Legal limitations figure into Willmar decision to drop all street overlays this year
WILLMAR — Legal limitations figured into the Willmar City Council’s decision this week to eliminate overlay work on five city streets.
During an improvement hearing two months ago, the council ordered plans and specifications and requested construction bids for the five overlays.
The council ordered four of the overlays — Seventh Street Southeast, 10th Street Southwest, 23rd Street Southwest and 25th Street Southeast — to be bid as one project.
On the fifth street, the council ordered the overlay on Ninth Street Southwest to be bid as an alternate, meaning the council could decide later whether or not to proceed with the work.
Ninth Street Southwest was bid as an alternate after residents said during the April 7 improvement hearing that the street’s condition did not warrant an overlay.
Ninth Street Southwest residents repeated their request at the June 16 assessment hearing when the council approved assessments to help pay for street work. Ninth Street residents were joined by 10th Street Southwest residents who also believed the condition of their street did not warrant an overlay.
While some council members were sympathetic to dropping Ninth and 10th Streets, City Attorney Robert Scott offered guidance.
He said the council could eliminate Ninth Street Southwest because it was bid as an alternate.
However, Scott said the council could not drop 10th Street Southwest by itself because it was bid as part of a package that included the other three streets.
The way the specifications were drafted for this project, Scott said, the council did not itemize 10th Street Southwest separately in the bids and is unable to administer a fair bidding process.
“You couldn’t assume that the low bidder on the project would have been the low bidder if 10th Street weren’t included,’’ Scott said. “There does not seem to be a way based on the bidding documents to just pull 10th Street. You’d have to rebid the overlay projects.’’
City Public Works Director Sean Christensen said there was not time to go through the bidding process again.
Councilman Ron Christianson requested clarification. Since Ninth Street was bid separately, he asked, pulling it would not affect the other overlays. Scott said Christianson was correct.
Since 10th Street was bid with the others, Christianson asked, the council would have to rebid the overlays if 10th Street were pulled.

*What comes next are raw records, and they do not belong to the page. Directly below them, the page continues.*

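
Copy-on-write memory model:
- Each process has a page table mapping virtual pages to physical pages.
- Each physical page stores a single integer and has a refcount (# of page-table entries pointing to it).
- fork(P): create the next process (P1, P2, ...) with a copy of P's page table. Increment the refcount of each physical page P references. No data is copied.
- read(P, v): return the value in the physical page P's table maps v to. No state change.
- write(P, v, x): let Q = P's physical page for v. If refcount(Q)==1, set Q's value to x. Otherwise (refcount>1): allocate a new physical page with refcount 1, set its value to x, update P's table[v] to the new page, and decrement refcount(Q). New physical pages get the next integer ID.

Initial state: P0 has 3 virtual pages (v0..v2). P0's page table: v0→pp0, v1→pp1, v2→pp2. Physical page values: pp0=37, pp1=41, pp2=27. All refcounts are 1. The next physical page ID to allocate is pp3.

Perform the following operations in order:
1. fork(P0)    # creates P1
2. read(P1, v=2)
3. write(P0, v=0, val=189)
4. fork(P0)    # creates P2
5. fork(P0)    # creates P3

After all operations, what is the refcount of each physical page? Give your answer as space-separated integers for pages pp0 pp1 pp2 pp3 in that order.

Answer: 1 4 4 3

Derivation:
Op 1: fork(P0) -> P1. 3 ppages; refcounts: pp0:2 pp1:2 pp2:2
Op 2: read(P1, v2) -> 27. No state change.
Op 3: write(P0, v0, 189). refcount(pp0)=2>1 -> COPY to pp3. 4 ppages; refcounts: pp0:1 pp1:2 pp2:2 pp3:1
Op 4: fork(P0) -> P2. 4 ppages; refcounts: pp0:1 pp1:3 pp2:3 pp3:2
Op 5: fork(P0) -> P3. 4 ppages; refcounts: pp0:1 pp1:4 pp2:4 pp3:3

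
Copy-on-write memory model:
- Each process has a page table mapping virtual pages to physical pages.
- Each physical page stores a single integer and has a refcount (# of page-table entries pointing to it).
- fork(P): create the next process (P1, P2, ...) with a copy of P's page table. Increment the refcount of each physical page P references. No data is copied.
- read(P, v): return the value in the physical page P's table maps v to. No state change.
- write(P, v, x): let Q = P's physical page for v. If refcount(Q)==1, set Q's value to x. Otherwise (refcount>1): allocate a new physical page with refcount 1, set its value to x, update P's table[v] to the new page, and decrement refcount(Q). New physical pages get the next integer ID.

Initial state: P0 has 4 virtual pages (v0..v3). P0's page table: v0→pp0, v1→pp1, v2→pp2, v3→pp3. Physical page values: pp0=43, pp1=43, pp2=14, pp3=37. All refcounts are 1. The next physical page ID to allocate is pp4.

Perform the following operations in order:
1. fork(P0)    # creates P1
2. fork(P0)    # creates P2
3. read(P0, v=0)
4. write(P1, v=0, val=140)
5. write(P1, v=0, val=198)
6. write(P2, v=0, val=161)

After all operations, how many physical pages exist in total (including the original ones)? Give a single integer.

Answer: 6

Derivation:
Op 1: fork(P0) -> P1. 4 ppages; refcounts: pp0:2 pp1:2 pp2:2 pp3:2
Op 2: fork(P0) -> P2. 4 ppages; refcounts: pp0:3 pp1:3 pp2:3 pp3:3
Op 3: read(P0, v0) -> 43. No state change.
Op 4: write(P1, v0, 140). refcount(pp0)=3>1 -> COPY to pp4. 5 ppages; refcounts: pp0:2 pp1:3 pp2:3 pp3:3 pp4:1
Op 5: write(P1, v0, 198). refcount(pp4)=1 -> write in place. 5 ppages; refcounts: pp0:2 pp1:3 pp2:3 pp3:3 pp4:1
Op 6: write(P2, v0, 161). refcount(pp0)=2>1 -> COPY to pp5. 6 ppages; refcounts: pp0:1 pp1:3 pp2:3 pp3:3 pp4:1 pp5:1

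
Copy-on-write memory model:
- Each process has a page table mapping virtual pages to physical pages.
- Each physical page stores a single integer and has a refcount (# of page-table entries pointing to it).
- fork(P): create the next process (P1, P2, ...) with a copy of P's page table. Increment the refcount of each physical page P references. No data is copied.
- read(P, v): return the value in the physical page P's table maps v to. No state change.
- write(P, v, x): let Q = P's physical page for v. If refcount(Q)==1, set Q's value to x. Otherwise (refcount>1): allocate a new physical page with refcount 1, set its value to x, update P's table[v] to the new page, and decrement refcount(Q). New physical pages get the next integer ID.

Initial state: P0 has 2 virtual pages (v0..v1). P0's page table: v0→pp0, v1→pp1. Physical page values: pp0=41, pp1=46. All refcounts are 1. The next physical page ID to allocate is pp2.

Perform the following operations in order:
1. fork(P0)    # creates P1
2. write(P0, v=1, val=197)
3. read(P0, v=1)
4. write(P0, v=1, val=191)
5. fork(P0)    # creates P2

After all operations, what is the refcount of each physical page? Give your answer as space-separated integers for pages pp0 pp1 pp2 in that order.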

Scott again said Christianson was correct.
What followed was a series of motions that eventually led to the council dropping all overlays.
Councilman Rick Fagerlie offered a motion to adopt the assessment roll but pull Ninth Street Southwest because citizens had requested that action at the improvement hearing and the others did not.
The motion was defeated with Fagerlie, Steve Ahmann and Audrey Nelsen in favor, and Christianson, Denis Anderson, Tim Johnson, Jim Dokken and Bruce DeBlieck opposed.
Anderson offered a motion to adopt the assessment roll as presented, including all the overlays. But the motion died for lack of a second.
Fagerlie then offered a motion to forget about the overlays and adopt the assessment roll for the reconstruction and new construction projects.
The motion was approved 5-3 with Fagerlie, Christianson, Ahmann, Johnson and Dokken in favor and Nelsen, DeBlieck and Anderson opposed.